Arabie saoudite: le cheikh al-Nimr exécuté


Le royaume sunnite d'Arabie saoudite vient de décapiter 47 personnes condamnées pour terrorisme. Parmi elles : un dignitaire religieux chiite, NimrBaqr al-Nimr, 56 ans. Le chiffre de ces exécutions est considérable, mais il ne constitue pas véritablement une surprise. En revanche, les conséquences de la mort du dignitaire chiite sont imprévisibles. Des dizaines de personnes ont manifesté à Bahreïn ce samedi.
Il y a plusieurs semaines, un journal proche du ministère saoudien de l'Intérieur avait annoncé l'exécution imminente d'une cinquantaine de terroristes. Cette annonce, qui était quasiment passée inaperçue, n'avait pas été suivie immédiatement d'effet comme on aurait pu s'y attendre. Elle s'inscrivait dans la campagne officiellement menée par le royaume contre al-Qaïda et le groupe Etat islamique, juste avant l'annonce, il y a quinze jours, d'une coalition de 34 pays sunnites contre le terrorisme. Mais beaucoup craignaient que le régime saoudien profite de ces exécutions pour éliminer des opposants chiites n'ayant rien à voir avec le jihadisme. Et c'est effectivement ce qui s'est produit avec la décapitation du cheikh NimrBaqr al-Nimr.
Le risque d'une vive réaction dans l'est du royaume saoudien
En octobre 2014, Nimr al-Nimr, religieux chiite non violent, avait été condamné par un tribunal saoudien à la décapitation, suivie de crucifixion, pour sédition. Quelque mois plus tard, son neveu Ali Mohammed al-Nimr, âgé de 17 ans seulement au moment des faits qui lui sont reprochés (participation à une manifestation), écopait de la même peine. On attend désormais de voir comment réagiront les alliés occidentaux de l'Arabie saoudite, à commencer par la France et les Etats-Unis. Mais compte tenu de la très grande popularité du cheikh Nimr al-Nimr chez les chiites saoudiens, qui représentent 10 % de la population du royaume, il faut surtout s'attendre à de très vives réactions dans le pays lui-même, notamment dans la province orientale.

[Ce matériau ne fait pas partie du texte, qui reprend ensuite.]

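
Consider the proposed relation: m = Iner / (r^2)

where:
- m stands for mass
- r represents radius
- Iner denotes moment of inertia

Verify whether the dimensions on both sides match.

Yes

m (mass) has dimensions [M].
r (radius) has dimensions [L].
Iner (moment of inertia) has dimensions [L^2 M].

Left side: [M]
Right side: [M]

Both sides have the same dimensions, so the equation is dimensionally consistent.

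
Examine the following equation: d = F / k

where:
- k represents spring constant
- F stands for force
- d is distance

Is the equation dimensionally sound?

Yes

k (spring constant) has dimensions [M T^-2].
F (force) has dimensions [L M T^-2].
d (distance) has dimensions [L].

Left side: [L]
Right side: [L]

Both sides have the same dimensions, so the equation is dimensionally consistent.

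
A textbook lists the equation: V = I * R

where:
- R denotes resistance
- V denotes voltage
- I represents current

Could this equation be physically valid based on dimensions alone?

Yes

R (resistance) has dimensions [I^-2 L^2 M T^-3].
V (voltage) has dimensions [I^-1 L^2 M T^-3].
I (current) has dimensions [I].

Left side: [I^-1 L^2 M T^-3]
Right side: [I^-1 L^2 M T^-3]

Both sides have the same dimensions, so the equation is dimensionally consistent.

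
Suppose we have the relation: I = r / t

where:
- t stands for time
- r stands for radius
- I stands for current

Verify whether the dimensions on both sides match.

No

t (time) has dimensions [T].
r (radius) has dimensions [L].
I (current) has dimensions [I].

Left side: [I]
Right side: [L T^-1]

The two sides have different dimensions, so the equation is NOT dimensionally consistent.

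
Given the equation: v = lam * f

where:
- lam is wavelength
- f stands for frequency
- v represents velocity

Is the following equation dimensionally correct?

Yes

lam (wavelength) has dimensions [L].
f (frequency) has dimensions [T^-1].
v (velocity) has dimensions [L T^-1].

Left side: [L T^-1]
Right side: [L T^-1]

Both sides have the same dimensions, so the equation is dimensionally consistent.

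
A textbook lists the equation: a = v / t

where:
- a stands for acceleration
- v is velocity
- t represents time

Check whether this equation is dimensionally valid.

Yes

a (acceleration) has dimensions [L T^-2].
v (velocity) has dimensions [L T^-1].
t (time) has dimensions [T].

Left side: [L T^-2]
Right side: [L T^-2]

Both sides have the same dimensions, so the equation is dimensionally consistent.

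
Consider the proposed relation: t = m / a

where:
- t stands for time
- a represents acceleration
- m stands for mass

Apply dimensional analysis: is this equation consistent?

No

t (time) has dimensions [T].
a (acceleration) has dimensions [L T^-2].
m (mass) has dimensions [M].

Left side: [T]
Right side: [L^-1 M T^2]

The two sides have different dimensions, so the equation is NOT dimensionally consistent.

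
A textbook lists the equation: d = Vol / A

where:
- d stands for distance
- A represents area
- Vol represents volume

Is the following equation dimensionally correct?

Yes

d (distance) has dimensions [L].
A (area) has dimensions [L^2].
Vol (volume) has dimensions [L^3].

Left side: [L]
Right side: [L]

Both sides have the same dimensions, so the equation is dimensionally consistent.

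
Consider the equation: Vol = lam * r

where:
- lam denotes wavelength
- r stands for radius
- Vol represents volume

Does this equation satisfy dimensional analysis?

No

lam (wavelength) has dimensions [L].
r (radius) has dimensions [L].
Vol (volume) has dimensions [L^3].

Left side: [L^3]
Right side: [L^2]

The two sides have different dimensions, so the equation is NOT dimensionally consistent.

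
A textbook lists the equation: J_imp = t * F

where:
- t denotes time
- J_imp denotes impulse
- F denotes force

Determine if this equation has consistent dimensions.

Yes

t (time) has dimensions [T].
J_imp (impulse) has dimensions [L M T^-1].
F (force) has dimensions [L M T^-2].

Left side: [L M T^-1]
Right side: [L M T^-1]

Both sides have the same dimensions, so the equation is dimensionally consistent.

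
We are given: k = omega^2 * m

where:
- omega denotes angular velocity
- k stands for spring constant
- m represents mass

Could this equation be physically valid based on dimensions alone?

Yes

omega (angular velocity) has dimensions [T^-1].
k (spring constant) has dimensions [M T^-2].
m (mass) has dimensions [M].

Left side: [M T^-2]
Right side: [M T^-2]

Both sides have the same dimensions, so the equation is dimensionally consistent.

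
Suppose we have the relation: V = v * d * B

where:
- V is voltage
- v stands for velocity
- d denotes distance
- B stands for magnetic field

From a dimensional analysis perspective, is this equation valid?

Yes

V (voltage) has dimensions [I^-1 L^2 M T^-3].
v (velocity) has dimensions [L T^-1].
d (distance) has dimensions [L].
B (magnetic field) has dimensions [I^-1 M T^-2].

Left side: [I^-1 L^2 M T^-3]
Right side: [I^-1 L^2 M T^-3]

Both sides have the same dimensions, so the equation is dimensionally consistent.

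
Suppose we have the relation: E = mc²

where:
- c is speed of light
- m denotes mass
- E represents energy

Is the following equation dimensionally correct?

Yes

c (speed of light) has dimensions [L T^-1].
m (mass) has dimensions [M].
E (energy) has dimensions [L^2 M T^-2].

Left side: [L^2 M T^-2]
Right side: [L^2 M T^-2]

Both sides have the same dimensions, so the equation is dimensionally consistent.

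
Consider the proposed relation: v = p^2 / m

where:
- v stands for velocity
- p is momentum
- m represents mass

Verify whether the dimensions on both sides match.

No

v (velocity) has dimensions [L T^-1].
p (momentum) has dimensions [L M T^-1].
m (mass) has dimensions [M].

Left side: [L T^-1]
Right side: [L^2 M T^-2]

The two sides have different dimensions, so the equation is NOT dimensionally consistent.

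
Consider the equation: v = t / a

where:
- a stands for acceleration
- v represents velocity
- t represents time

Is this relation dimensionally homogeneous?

No

a (acceleration) has dimensions [L T^-2].
v (velocity) has dimensions [L T^-1].
t (time) has dimensions [T].

Left side: [L T^-1]
Right side: [L^-1 T^3]

The two sides have different dimensions, so the equation is NOT dimensionally consistent.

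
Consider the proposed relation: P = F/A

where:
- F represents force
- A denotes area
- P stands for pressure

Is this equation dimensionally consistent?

Yes

F (force) has dimensions [L M T^-2].
A (area) has dimensions [L^2].
P (pressure) has dimensions [L^-1 M T^-2].

Left side: [L^-1 M T^-2]
Right side: [L^-1 M T^-2]

Both sides have the same dimensions, so the equation is dimensionally consistent.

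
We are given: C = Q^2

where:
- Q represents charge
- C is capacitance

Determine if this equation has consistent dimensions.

No

Q (charge) has dimensions [I T].
C (capacitance) has dimensions [I^2 L^-2 M^-1 T^4].

Left side: [I^2 L^-2 M^-1 T^4]
Right side: [I^2 T^2]

The two sides have different dimensions, so the equation is NOT dimensionally consistent.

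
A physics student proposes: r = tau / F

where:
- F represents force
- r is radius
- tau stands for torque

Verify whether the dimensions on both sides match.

Yes

F (force) has dimensions [L M T^-2].
r (radius) has dimensions [L].
tau (torque) has dimensions [L^2 M T^-2].

Left side: [L]
Right side: [L]

Both sides have the same dimensions, so the equation is dimensionally consistent.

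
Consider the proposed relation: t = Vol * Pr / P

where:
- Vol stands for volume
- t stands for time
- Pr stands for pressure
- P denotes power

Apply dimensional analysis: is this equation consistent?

Yes

Vol (volume) has dimensions [L^3].
t (time) has dimensions [T].
Pr (pressure) has dimensions [L^-1 M T^-2].
P (power) has dimensions [L^2 M T^-3].

Left side: [T]
Right side: [T]

Both sides have the same dimensions, so the equation is dimensionally consistent.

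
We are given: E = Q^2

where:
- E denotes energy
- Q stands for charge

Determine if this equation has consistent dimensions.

No

E (energy) has dimensions [L^2 M T^-2].
Q (charge) has dimensions [I T].

Left side: [L^2 M T^-2]
Right side: [I^2 T^2]

The two sides have different dimensions, so the equation is NOT dimensionally consistent.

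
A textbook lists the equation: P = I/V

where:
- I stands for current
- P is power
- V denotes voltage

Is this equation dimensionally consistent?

No

I (current) has dimensions [I].
P (power) has dimensions [L^2 M T^-3].
V (voltage) has dimensions [I^-1 L^2 M T^-3].

Left side: [L^2 M T^-3]
Right side: [I^2 L^-2 M^-1 T^3]

The two sides have different dimensions, so the equation is NOT dimensionally consistent.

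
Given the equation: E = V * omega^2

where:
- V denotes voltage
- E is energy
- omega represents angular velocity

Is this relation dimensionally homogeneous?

No

V (voltage) has dimensions [I^-1 L^2 M T^-3].
E (energy) has dimensions [L^2 M T^-2].
omega (angular velocity) has dimensions [T^-1].

Left side: [L^2 M T^-2]
Right side: [I^-1 L^2 M T^-5]

The two sides have different dimensions, so the equation is NOT dimensionally consistent.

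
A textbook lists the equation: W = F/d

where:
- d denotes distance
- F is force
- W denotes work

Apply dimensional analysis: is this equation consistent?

No

d (distance) has dimensions [L].
F (force) has dimensions [L M T^-2].
W (work) has dimensions [L^2 M T^-2].

Left side: [L^2 M T^-2]
Right side: [M T^-2]

The two sides have different dimensions, so the equation is NOT dimensionally consistent.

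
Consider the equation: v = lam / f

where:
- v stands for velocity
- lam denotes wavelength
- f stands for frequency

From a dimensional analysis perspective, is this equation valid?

No

v (velocity) has dimensions [L T^-1].
lam (wavelength) has dimensions [L].
f (frequency) has dimensions [T^-1].

Left side: [L T^-1]
Right side: [L T]

The two sides have different dimensions, so the equation is NOT dimensionally consistent.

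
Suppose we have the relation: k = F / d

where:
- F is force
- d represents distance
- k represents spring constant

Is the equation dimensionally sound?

Yes

F (force) has dimensions [L M T^-2].
d (distance) has dimensions [L].
k (spring constant) has dimensions [M T^-2].

Left side: [M T^-2]
Right side: [M T^-2]

Both sides have the same dimensions, so the equation is dimensionally consistent.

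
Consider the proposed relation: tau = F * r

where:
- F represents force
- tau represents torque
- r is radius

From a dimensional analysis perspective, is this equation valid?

Yes

F (force) has dimensions [L M T^-2].
tau (torque) has dimensions [L^2 M T^-2].
r (radius) has dimensions [L].

Left side: [L^2 M T^-2]
Right side: [L^2 M T^-2]

Both sides have the same dimensions, so the equation is dimensionally consistent.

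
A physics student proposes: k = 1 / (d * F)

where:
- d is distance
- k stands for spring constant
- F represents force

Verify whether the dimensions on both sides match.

No

d (distance) has dimensions [L].
k (spring constant) has dimensions [M T^-2].
F (force) has dimensions [L M T^-2].

Left side: [M T^-2]
Right side: [L^-2 M^-1 T^2]

The two sides have different dimensions, so the equation is NOT dimensionally consistent.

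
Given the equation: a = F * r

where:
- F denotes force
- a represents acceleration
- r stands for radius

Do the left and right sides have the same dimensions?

No

F (force) has dimensions [L M T^-2].
a (acceleration) has dimensions [L T^-2].
r (radius) has dimensions [L].

Left side: [L T^-2]
Right side: [L^2 M T^-2]

The two sides have different dimensions, so the equation is NOT dimensionally consistent.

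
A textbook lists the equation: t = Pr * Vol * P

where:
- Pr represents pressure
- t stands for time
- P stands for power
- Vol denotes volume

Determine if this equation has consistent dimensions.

No

Pr (pressure) has dimensions [L^-1 M T^-2].
t (time) has dimensions [T].
P (power) has dimensions [L^2 M T^-3].
Vol (volume) has dimensions [L^3].

Left side: [T]
Right side: [L^4 M^2 T^-5]

The two sides have different dimensions, so the equation is NOT dimensionally consistent.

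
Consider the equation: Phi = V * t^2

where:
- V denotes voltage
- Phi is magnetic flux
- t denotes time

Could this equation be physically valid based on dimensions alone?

No

V (voltage) has dimensions [I^-1 L^2 M T^-3].
Phi (magnetic flux) has dimensions [I^-1 L^2 M T^-2].
t (time) has dimensions [T].

Left side: [I^-1 L^2 M T^-2]
Right side: [I^-1 L^2 M T^-1]

The two sides have different dimensions, so the equation is NOT dimensionally consistent.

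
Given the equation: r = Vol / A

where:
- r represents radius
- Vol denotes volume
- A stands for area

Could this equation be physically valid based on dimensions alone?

Yes

r (radius) has dimensions [L].
Vol (volume) has dimensions [L^3].
A (area) has dimensions [L^2].

Left side: [L]
Right side: [L]

Both sides have the same dimensions, so the equation is dimensionally consistent.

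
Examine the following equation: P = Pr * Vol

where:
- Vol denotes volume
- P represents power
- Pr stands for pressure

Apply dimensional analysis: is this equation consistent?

No

Vol (volume) has dimensions [L^3].
P (power) has dimensions [L^2 M T^-3].
Pr (pressure) has dimensions [L^-1 M T^-2].

Left side: [L^2 M T^-3]
Right side: [L^2 M T^-2]

The two sides have different dimensions, so the equation is NOT dimensionally consistent.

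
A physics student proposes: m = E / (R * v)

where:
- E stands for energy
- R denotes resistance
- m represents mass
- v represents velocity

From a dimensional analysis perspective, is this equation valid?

No

E (energy) has dimensions [L^2 M T^-2].
R (resistance) has dimensions [I^-2 L^2 M T^-3].
m (mass) has dimensions [M].
v (velocity) has dimensions [L T^-1].

Left side: [M]
Right side: [I^2 L^-1 T^2]

The two sides have different dimensions, so the equation is NOT dimensionally consistent.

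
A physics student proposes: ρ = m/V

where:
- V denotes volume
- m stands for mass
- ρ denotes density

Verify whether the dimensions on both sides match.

Yes

V (volume) has dimensions [L^3].
m (mass) has dimensions [M].
ρ (density) has dimensions [L^-3 M].

Left side: [L^-3 M]
Right side: [L^-3 M]

Both sides have the same dimensions, so the equation is dimensionally consistent.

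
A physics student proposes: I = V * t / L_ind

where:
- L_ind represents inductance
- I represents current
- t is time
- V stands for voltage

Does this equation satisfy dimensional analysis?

Yes

L_ind (inductance) has dimensions [I^-2 L^2 M T^-2].
I (current) has dimensions [I].
t (time) has dimensions [T].
V (voltage) has dimensions [I^-1 L^2 M T^-3].

Left side: [I]
Right side: [I]

Both sides have the same dimensions, so the equation is dimensionally consistent.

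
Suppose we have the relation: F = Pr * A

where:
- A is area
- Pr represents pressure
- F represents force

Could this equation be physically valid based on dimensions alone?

Yes

A (area) has dimensions [L^2].
Pr (pressure) has dimensions [L^-1 M T^-2].
F (force) has dimensions [L M T^-2].

Left side: [L M T^-2]
Right side: [L M T^-2]

Both sides have the same dimensions, so the equation is dimensionally consistent.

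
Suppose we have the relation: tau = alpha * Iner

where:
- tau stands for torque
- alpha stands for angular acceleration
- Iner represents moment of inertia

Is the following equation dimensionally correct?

Yes

tau (torque) has dimensions [L^2 M T^-2].
alpha (angular acceleration) has dimensions [T^-2].
Iner (moment of inertia) has dimensions [L^2 M].

Left side: [L^2 M T^-2]
Right side: [L^2 M T^-2]

Both sides have the same dimensions, so the equation is dimensionally consistent.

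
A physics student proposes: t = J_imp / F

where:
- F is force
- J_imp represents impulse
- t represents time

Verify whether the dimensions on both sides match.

Yes

F (force) has dimensions [L M T^-2].
J_imp (impulse) has dimensions [L M T^-1].
t (time) has dimensions [T].

Left side: [T]
Right side: [T]

Both sides have the same dimensions, so the equation is dimensionally consistent.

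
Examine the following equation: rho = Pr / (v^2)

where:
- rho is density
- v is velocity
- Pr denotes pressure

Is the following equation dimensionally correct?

Yes

rho (density) has dimensions [L^-3 M].
v (velocity) has dimensions [L T^-1].
Pr (pressure) has dimensions [L^-1 M T^-2].

Left side: [L^-3 M]
Right side: [L^-3 M]

Both sides have the same dimensions, so the equation is dimensionally consistent.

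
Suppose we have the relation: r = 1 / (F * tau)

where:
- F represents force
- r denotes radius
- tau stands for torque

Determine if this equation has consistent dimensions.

No

F (force) has dimensions [L M T^-2].
r (radius) has dimensions [L].
tau (torque) has dimensions [L^2 M T^-2].

Left side: [L]
Right side: [L^-3 M^-2 T^4]

The two sides have different dimensions, so the equation is NOT dimensionally consistent.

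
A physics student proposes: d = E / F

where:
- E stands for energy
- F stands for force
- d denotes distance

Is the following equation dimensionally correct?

Yes

E (energy) has dimensions [L^2 M T^-2].
F (force) has dimensions [L M T^-2].
d (distance) has dimensions [L].

Left side: [L]
Right side: [L]

Both sides have the same dimensions, so the equation is dimensionally consistent.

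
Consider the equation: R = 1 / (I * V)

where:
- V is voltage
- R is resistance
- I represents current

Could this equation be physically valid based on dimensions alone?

No

V (voltage) has dimensions [I^-1 L^2 M T^-3].
R (resistance) has dimensions [I^-2 L^2 M T^-3].
I (current) has dimensions [I].

Left side: [I^-2 L^2 M T^-3]
Right side: [L^-2 M^-1 T^3]

The two sides have different dimensions, so the equation is NOT dimensionally consistent.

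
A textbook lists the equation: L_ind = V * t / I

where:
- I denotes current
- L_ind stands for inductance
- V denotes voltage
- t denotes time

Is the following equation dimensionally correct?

Yes

I (current) has dimensions [I].
L_ind (inductance) has dimensions [I^-2 L^2 M T^-2].
V (voltage) has dimensions [I^-1 L^2 M T^-3].
t (time) has dimensions [T].

Left side: [I^-2 L^2 M T^-2]
Right side: [I^-2 L^2 M T^-2]

Both sides have the same dimensions, so the equation is dimensionally consistent.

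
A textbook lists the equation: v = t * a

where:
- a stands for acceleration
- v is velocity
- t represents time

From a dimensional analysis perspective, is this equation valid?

Yes

a (acceleration) has dimensions [L T^-2].
v (velocity) has dimensions [L T^-1].
t (time) has dimensions [T].

Left side: [L T^-1]
Right side: [L T^-1]

Both sides have the same dimensions, so the equation is dimensionally consistent.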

Le frère de Nimr al-Nimr s'exprime après la mort de ce dernier
L'exécution de NimrBaqr al-Nimr risque de provoquer une poussée de « colère des jeunes » chiites d'Arabie saoudite, a prévenu le frère du cheikh, Mohammed al-Nimr, auprès de l'Agence France-Presse. Ce dernier appelle au calme et « espère qu'il y aura un mouvement de protestation pacifique ». « Il y aura des réactions négatives à l'intérieur du royaume et à l'étranger, mais nous espérons qu'elles seront pacifiques », explique-t-il. « Nous rejetons la violence et l'affrontement avec les autorités tout comme le martyr cheikh. » Ce samedi, des dizaines de personnes ont d'ores et déjà manifesté à Bahreïn. Elles ont brandi des portraits du cheikh et se sont opposées aux forces de l'ordre dans le village chiite d'Abou Saïba, à l'ouest de la capitale Manama. La police locale a dû tirer des gaz lacrymogènes.
Les premiers commentaires viennent de Téhéran et de Beyrouth
L'Iran, grande puissance chiite, avait mis en garde l'Arabie saoudite contre les conséquences d'une exécution de Nimr al-Nimr. Et Téhéran n'a pas tardé à réagir à l'annonce de sa décapitation. « Le gouvernement saoudien soutient d'un côté les mouvements terroristes et extrémistes, et dans le même temps utilise le langage de la répression et la peine de mort contre ses opposants intérieurs », dénonce Hossein Jaber Ansari, porte-parole du ministère iranien des Affaires étrangères, qui assure que Riyad « paiera un prix élevé pour ces politiques ». Le Conseil suprême islamique chiite du Liban condamne également les faits, qualifiés d'erreur « grave ». « L'exécution du cheikh Nimr est la mise à mort de la raison, de la modération et du dialogue », écrit le cheikh Abdel Amir Kabalan, vice-président du Conseil, dans un communiqué.